If there’s a sudden cold snap, you might find some frost forming on your foliage. If you brave the cold, you can capture some amazing textures, particularly in the early morning when the air is crisp.
If you position a leaf between your camera and the sun, the back lighting will illuminate it all the way through making it appear to glow and revealing the details of the veins. If the sky is visible between the leaves, try it on the blue sky day for a beautiful colour contrast.
Photographing leaves can be especially difficult on a windy day. On these occasions I try to find reflections of the fall colours and create a more abstract image.
Leaves that have fallen on the ground are excellent subjects. Try getting a squirrel’s point of view for a unique perspective.
Try looking straight up into the trees to emphasize their tallness and magnificence.
Combining the beautiful colours of the fall leaves with a silky smooth waterfall can be magical. Try using a long exposure to blur the water as it cascades past the fallen leaves.
A simple, minimalist composition can be just as evocative of the season as a complex scene. Try getting close to a single leaf and using a wide aperture, like f/2.8 or f/4 to achieve a shallow depth of field that isolates fine details.
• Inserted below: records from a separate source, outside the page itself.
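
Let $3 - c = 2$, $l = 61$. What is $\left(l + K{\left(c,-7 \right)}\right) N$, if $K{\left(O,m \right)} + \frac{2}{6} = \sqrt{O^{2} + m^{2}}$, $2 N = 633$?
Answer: $19201 + \frac{3165 \sqrt{2}}{2} \approx 21439.0$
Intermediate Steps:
$c = 1$ ($c = 3 - 2 = 1$)
$N = \frac{633}{2}$ ($N = \frac{1}{2} \cdot 633 = \frac{633}{2} \approx 316.5$)
$K{\left(O,m \right)} = - \frac{1}{3} + \sqrt{O^{2} + m^{2}}$
$\left(l + K{\left(c,-7 \right)}\right) N = \left(61 - \left(\frac{1}{3} - \sqrt{1^{2} + \left(-7\right)^{2}}\right)\right) \frac{633}{2} = \left(61 - \left(\frac{1}{3} - \sqrt{1 + 49}\right)\right) \frac{633}{2} = \left(61 - \left(\frac{1}{3} - \sqrt{50}\right)\right) \frac{633}{2} = \left(61 - \left(\frac{1}{3} - 5 \sqrt{2}\right)\right) \frac{633}{2} = \left(\frac{182}{3} + 5 \sqrt{2}\right) \frac{633}{2} = 19201 + \frac{3165 \sqrt{2}}{2}$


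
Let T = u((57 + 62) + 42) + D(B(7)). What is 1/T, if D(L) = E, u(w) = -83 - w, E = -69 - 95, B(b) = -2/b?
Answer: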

- Depth of Field: Decide how much of the picture you want to be in focus, and use your aperture to control the depth of field.
- Underexpose: To deepen the tones and make the colours stand out more, underexpose your image slightly. The easiest way to do this is to locate your exposure compensation (+/-) button and dial it down somewhere between -0.5EV and -1.0EV.
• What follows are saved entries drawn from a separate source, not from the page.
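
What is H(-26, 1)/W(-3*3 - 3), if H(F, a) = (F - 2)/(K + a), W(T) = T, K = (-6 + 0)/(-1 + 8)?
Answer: 49/3 ≈ 16.333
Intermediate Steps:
K = -6/7 ≈ -0.85714
H(F, a) = (-2 + F)/(-6/7 + a) (H(F, a) = (F - 2)/(-6/7 + a) = (-2 + F)/(-6/7 + a))
H(-26, 1)/W(-3*3 - 3) = (7*(-2 - 26)/(-6 + 7*1))/(-3*3 - 3) = (7*(-28)/(-6 + 7))/(-9 - 3) = (7*(-28)/1)/(-12) = (7*1*(-28))*(-1/12) = -196*(-1/12) = 49/3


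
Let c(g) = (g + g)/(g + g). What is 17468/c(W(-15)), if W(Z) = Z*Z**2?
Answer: 17468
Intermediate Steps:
W(Z) = Z**3
c(g) = 1 (c(g) = (2*g)/((2*g)) = (2*g)*(1/(2*g)) = 1)
17468/c(W(-15)) = 17468/1 = 17468*1 = 17468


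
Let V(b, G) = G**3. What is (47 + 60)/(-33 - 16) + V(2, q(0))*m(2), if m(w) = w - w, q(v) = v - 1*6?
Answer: -107/49 ≈ -2.1837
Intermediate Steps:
q(v) = -6 + v (q(v) = v - 6 = -6 + v)
m(w) = 0
(47 + 60)/(-33 - 16) + V(2, q(0))*m(2) = (47 + 60)/(-33 - 16) + (-6 + 0)**3*0 = 107/(-49) + (-6)**3*0 = 107*(-1/49) - 216*0 = -107/49 + 0 = -107/49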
- White balance: If you’re photographing during the golden hours (just before sunset or just after sunrise), you probably don’t want your camera’s auto white balance to eliminate the light’s yellow-orange tone, which is exactly what it will try to do. However, if you set your white balance to “daylight”, your pictures will retain the sun’s warm glow. Try different settings in any given lighting situation to find the best colour balance. It is particularly important to get this right if you’re shooting JPEG files, but if you use RAW format, the white balance can be perfected in post-production.
When we find a great autumn location full of dramatic colours, it can be easy to become overwhelmed by the colour and forget everything else. Fall colours don’t create a good landscape photo on their own, they simply add an element of colour. The composition should be strong even when turned black and white, so remember your basic rules of landscape composition: create a focal point, and use lines, shapes, and forms to create balance and harmony.
To create images that stand out from the rest, compose them with thought and purpose, and never be afraid to try a different angle.